Oireachtas Joint and Select Committees

Tuesday, 6 October 2015

Joint Oireachtas Committee on Finance, Public Expenditure and Reform

Macroeconomic Forecast for 2016: Department of Finance

5:25 pm

Mr. John McCarthy:

There is quite a lot in that. I will not stray into the policy space but I will do my best to answer the Deputy’s question.

The Deputy is correct that from next year onwards we will move into the preventive arm of the pact. We will move from assessing the headline deficit to progressing and improving the structural deficit. Under the reforms of the Stability and Growth Pact introduced in 2011 as part of the six pack rules, a complementary pillar was introduced. It is called the expenditure benchmark. What it is trying to do in terms of operation is to ensure that expenditure moves in line with growth in the tax base, the tax base being determined by the potential growth rate of the economy. It is designed to address situations like those which prevailed in Ireland and Spain where expenditure was increased permanently on the basis of cyclical revenue. That is the reason for looking at trend growth rate in the tax base over a ten year horizon. It is the rationale for introducing this expenditure benchmark.

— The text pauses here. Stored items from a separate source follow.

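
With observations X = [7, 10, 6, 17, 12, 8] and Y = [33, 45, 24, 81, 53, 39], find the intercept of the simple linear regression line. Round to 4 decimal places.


The slope is b1 = 4.8780.
Sample means are xbar = 10.0000 and ybar = 45.8333.
Intercept: b0 = 45.8333 - (4.8780)(10.0000) = -2.9472.

-2.9472


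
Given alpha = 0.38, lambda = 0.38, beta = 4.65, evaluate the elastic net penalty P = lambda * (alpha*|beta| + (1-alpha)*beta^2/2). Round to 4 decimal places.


alpha * |beta| = 0.38 * 4.65 = 1.7670.
(1-alpha) * beta^2/2 = 0.62 * 21.6225/2 = 6.7030.
Total = 0.38 * (1.7670 + 6.7030) = 3.2186.

3.2186


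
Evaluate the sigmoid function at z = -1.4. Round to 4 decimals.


Compute exp(1.4000) = 4.0552.
Sigmoid = 1 / (1 + 4.0552) = 1 / 5.0552 = 0.1978.

0.1978


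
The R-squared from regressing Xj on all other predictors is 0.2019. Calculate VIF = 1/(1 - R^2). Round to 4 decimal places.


Using VIF = 1/(1 - R^2_j):
1 - 0.2019 = 0.7981.
VIF = 1.2530.

1.2530


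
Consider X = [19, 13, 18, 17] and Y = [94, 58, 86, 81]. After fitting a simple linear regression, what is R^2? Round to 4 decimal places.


Fit the OLS line: b0 = -18.5301, b1 = 5.8675.
SSres = 2.3855.
SStot = 716.7500.
R^2 = 1 - 2.3855/716.7500 = 0.9967.

0.9967


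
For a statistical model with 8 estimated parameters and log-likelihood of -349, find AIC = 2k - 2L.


AIC = 2*8 - 2*(-349).
= 16 + 698 = 714.

714


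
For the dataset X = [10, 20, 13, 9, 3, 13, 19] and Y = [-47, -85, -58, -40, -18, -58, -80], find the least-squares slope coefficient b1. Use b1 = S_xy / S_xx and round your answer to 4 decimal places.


The sample means are xbar = 12.4286 and ybar = -55.1429.
Compute S_xx = 207.7143 and S_xy = -814.5714.
Slope b1 = S_xy / S_xx = -814.5714 / 207.7143 = -3.9216.

-3.9216


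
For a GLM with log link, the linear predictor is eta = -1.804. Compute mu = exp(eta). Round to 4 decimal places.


The inverse log link gives:
mu = exp(-1.804) = 0.1646.

0.1646


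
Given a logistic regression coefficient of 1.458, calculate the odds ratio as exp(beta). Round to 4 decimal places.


Odds ratio = exp(beta) = exp(1.458).
= 4.2974.

4.2974


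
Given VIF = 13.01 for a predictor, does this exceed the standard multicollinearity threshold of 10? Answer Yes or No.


Compare VIF = 13.01 to the threshold of 10.
13.01 >= 10, so the answer is Yes.

Yes


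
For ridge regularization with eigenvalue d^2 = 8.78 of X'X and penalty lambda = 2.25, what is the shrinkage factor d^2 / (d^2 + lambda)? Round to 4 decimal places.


d^2 + lambda = 8.78 + 2.25 = 11.0300.
Shrinkage factor = 8.78/11.0300 = 0.7960.

0.7960


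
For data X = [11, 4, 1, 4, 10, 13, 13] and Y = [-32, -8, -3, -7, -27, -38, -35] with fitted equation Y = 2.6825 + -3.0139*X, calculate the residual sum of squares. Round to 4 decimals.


Compute predicted values, then residuals = yi - yhat_i.
Residuals: [-1.5296, 1.3731, -2.6686, 2.3731, 0.4565, -1.5018, 1.4982].
SSres = sum(residual^2) = 21.6865.

21.6865


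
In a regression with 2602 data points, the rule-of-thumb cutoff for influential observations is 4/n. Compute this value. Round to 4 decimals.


The threshold is 4/n.
4/2602 = 0.0015.

0.0015


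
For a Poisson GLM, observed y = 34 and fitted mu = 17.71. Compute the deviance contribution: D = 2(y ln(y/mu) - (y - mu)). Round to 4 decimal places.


y/mu = 34/17.71 = 1.919819 (approx.), and ln(34/17.71) = 0.652231.
y * ln(y/mu) = 34 * 0.652231 = 22.175854.
y - mu = 16.29.
D = 2 * (22.175854 - 16.29) = 11.771708, which rounds to 11.7717.

11.7717


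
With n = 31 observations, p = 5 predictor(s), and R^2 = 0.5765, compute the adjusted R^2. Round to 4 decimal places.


Using the formula:
(1 - 0.5765) = 0.4235.
Multiply by 30/25: 0.4235 * 30 = 12.7050, then 12.7050 / 25 = 0.5082.
Adj R^2 = 1 - 0.5082 = 0.4918.

0.4918


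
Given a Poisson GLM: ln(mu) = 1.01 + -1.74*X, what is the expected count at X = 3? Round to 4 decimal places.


Compute eta = 1.01 + -1.74 * 3 = -4.2100.
Apply inverse link: mu = e^-4.2100 = 0.0148.

0.0148


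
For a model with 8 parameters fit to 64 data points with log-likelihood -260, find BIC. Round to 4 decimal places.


ln(64) = 4.158883.
k * ln(n) = 8 * 4.158883 = 33.271064.
-2L = 520.
BIC = 33.271064 + 520 = 553.271064, which rounds to 553.2711.

553.2711


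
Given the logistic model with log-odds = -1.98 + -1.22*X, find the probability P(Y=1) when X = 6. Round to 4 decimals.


Compute z = -1.98 + (-1.22)(6) = -9.3000.
exp(-z) = 10938.0192.
P = 1/(1 + 10938.0192) = 0.0001.

0.0001


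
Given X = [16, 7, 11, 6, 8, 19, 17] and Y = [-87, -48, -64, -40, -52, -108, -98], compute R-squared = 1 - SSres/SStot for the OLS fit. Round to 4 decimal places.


The fitted line is Y = -10.8571 + -5.0119*X.
SSres = 33.9762, SStot = 4254.0000.
R^2 = 1 - SSres/SStot = 0.9920.

0.9920


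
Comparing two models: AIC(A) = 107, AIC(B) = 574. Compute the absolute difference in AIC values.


|AIC_A - AIC_B| = |107 - 574| = 467.
Model A is preferred (lower AIC).

467


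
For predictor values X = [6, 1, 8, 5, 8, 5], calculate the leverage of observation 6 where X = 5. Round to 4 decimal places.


n = 6, xbar = 5.5000.
SXX = sum((xi - xbar)^2) = 33.5000.
h = 1/6 + (5 - 5.5000)^2 / 33.5000 = 0.1741.

0.1741


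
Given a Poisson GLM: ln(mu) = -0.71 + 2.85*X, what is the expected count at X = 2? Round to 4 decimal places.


eta = -0.71 + 2.85 * 2 = 4.9900.
mu = exp(4.9900) = 146.9364.

146.9364


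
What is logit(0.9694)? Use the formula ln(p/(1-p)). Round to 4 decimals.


1 - p = 0.0306.
p/(1-p) = 31.6797.
logit = ln(31.6797) = 3.4557.

3.4557


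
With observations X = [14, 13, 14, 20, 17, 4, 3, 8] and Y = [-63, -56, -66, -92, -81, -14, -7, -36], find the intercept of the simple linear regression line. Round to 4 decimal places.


First find the slope: b1 = -5.0087.
Means: xbar = 11.6250, ybar = -51.8750.
b0 = ybar - b1 * xbar = -51.8750 - -5.0087 * 11.6250 = 6.3514.

6.3514


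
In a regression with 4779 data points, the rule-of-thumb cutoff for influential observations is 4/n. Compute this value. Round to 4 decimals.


Cook's distance cutoff = 4/n = 4/4779.
= 0.0008.

0.0008


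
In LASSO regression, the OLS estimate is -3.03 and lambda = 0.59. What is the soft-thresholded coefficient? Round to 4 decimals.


|beta_OLS| = 3.03.
lambda = 0.59.
Since |beta| > lambda, coefficient = sign(beta)*(|beta| - lambda) = -2.4400.
Result = -2.4400.

-2.4400


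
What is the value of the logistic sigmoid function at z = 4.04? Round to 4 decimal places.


First, exp(-4.0400) = 0.0176.
Then sigma(z) = 1/(1 + 0.0176) = 0.9827.

0.9827


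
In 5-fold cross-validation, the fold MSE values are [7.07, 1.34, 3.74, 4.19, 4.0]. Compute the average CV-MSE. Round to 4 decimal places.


Total MSE across folds = 20.3400.
CV-MSE = 20.3400/5 = 4.0680.

4.0680


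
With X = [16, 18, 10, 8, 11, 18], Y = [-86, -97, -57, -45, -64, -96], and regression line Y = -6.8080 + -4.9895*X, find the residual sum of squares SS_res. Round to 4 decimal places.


Compute predicted values, then residuals = yi - yhat_i.
Residuals: [0.6400, -0.3810, -0.2970, 1.7240, -2.3075, 0.6190].
SSres = sum(residual^2) = 9.3229.

9.3229


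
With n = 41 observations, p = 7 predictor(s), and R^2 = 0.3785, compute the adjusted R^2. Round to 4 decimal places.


Plug in: Adj R^2 = 1 - (1 - 0.3785) * 40/33.
= 1 - 0.6215 * 40/33
= 1 - 24.8600 / 33
= 1 - 0.7533 = 0.2467.

0.2467


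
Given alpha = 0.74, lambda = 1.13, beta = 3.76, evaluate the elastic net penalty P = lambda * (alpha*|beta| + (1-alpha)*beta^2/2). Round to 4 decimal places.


alpha * |beta| = 0.74 * 3.76 = 2.7824.
(1-alpha) * beta^2/2 = 0.26 * 14.1376/2 = 1.8379.
Total = 1.13 * (2.7824 + 1.8379) = 5.2209.

5.2209


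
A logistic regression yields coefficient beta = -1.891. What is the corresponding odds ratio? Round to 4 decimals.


Odds ratio = exp(beta) = exp(-1.891).
= 0.1509.

0.1509


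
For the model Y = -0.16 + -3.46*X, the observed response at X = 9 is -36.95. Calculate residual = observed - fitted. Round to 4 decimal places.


Compute yhat = -0.16 + (-3.46)(9) = -31.3000.
Residual = actual - predicted = -36.95 - -31.3000 = -5.6500.

-5.6500


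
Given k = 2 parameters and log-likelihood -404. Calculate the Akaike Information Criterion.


Compute:
2k = 2*2 = 4.
-2*loglik = -2*(-404) = 808.
AIC = 4 + 808 = 812.

812


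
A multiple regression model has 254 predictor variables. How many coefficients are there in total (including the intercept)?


Each predictor gets one coefficient, plus one intercept.
Total parameters = 254 + 1 = 255.

255


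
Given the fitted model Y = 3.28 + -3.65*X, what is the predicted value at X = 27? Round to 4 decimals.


Substitute X = 27 into the equation:
Y = 3.28 + -3.65 * 27 = 3.28 + -98.5500 = -95.2700.

-95.2700


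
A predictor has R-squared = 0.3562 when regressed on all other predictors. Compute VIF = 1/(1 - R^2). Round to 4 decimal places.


Denominator: 1 - 0.3562 = 0.6438.
VIF = 1 / 0.6438 = 1.5533.

1.5533


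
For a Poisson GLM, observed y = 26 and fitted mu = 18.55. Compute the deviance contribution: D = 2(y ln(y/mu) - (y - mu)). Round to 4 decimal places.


First: ln(26/18.55) = 0.337627.
Then: 26 * 0.337627 = 8.778302.
y - mu = 26 - 18.55 = 7.45.
D = 2(8.778302 - 7.45) = 2.656604, which rounds to 2.6566.

2.6566


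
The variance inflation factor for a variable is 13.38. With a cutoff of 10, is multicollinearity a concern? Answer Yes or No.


Compare VIF = 13.38 to the threshold of 10.
13.38 >= 10, so the answer is Yes.

Yes


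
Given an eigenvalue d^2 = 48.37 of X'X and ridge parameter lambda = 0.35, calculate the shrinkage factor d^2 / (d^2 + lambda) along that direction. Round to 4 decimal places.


Denominator = d^2 + lambda = 48.37 + 0.35 = 48.7200.
Shrinkage = 48.37 / 48.7200 = 0.9928.

0.9928


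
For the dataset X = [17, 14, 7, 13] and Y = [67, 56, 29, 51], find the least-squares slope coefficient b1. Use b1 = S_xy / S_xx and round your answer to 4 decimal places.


The sample means are xbar = 12.7500 and ybar = 50.7500.
Compute S_xx = 52.7500 and S_xy = 200.7500.
Slope b1 = S_xy / S_xx = 200.7500 / 52.7500 = 3.8057.

3.8057


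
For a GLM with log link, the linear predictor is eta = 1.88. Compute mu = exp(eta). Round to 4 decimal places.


mu = exp(eta) = exp(1.88).
= 6.5535.

6.5535


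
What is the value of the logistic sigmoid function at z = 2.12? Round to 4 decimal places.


Compute exp(-2.1200) = 0.1200.
Sigmoid = 1 / (1 + 0.1200) = 1 / 1.1200 = 0.8928.

0.8928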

Initially, in terms of the code of conduct - it is not a legal document but more of a gentleman’s agreement as to how this will be operational - it was agreed that in order to give more certainty, the ten year timeframe would be assessed every three years. The ten year timeframe has backward looking and forward looking elements. In Ireland we have a problem in that our potential growth rate is very pro-cyclical so when the economy went south so did potential.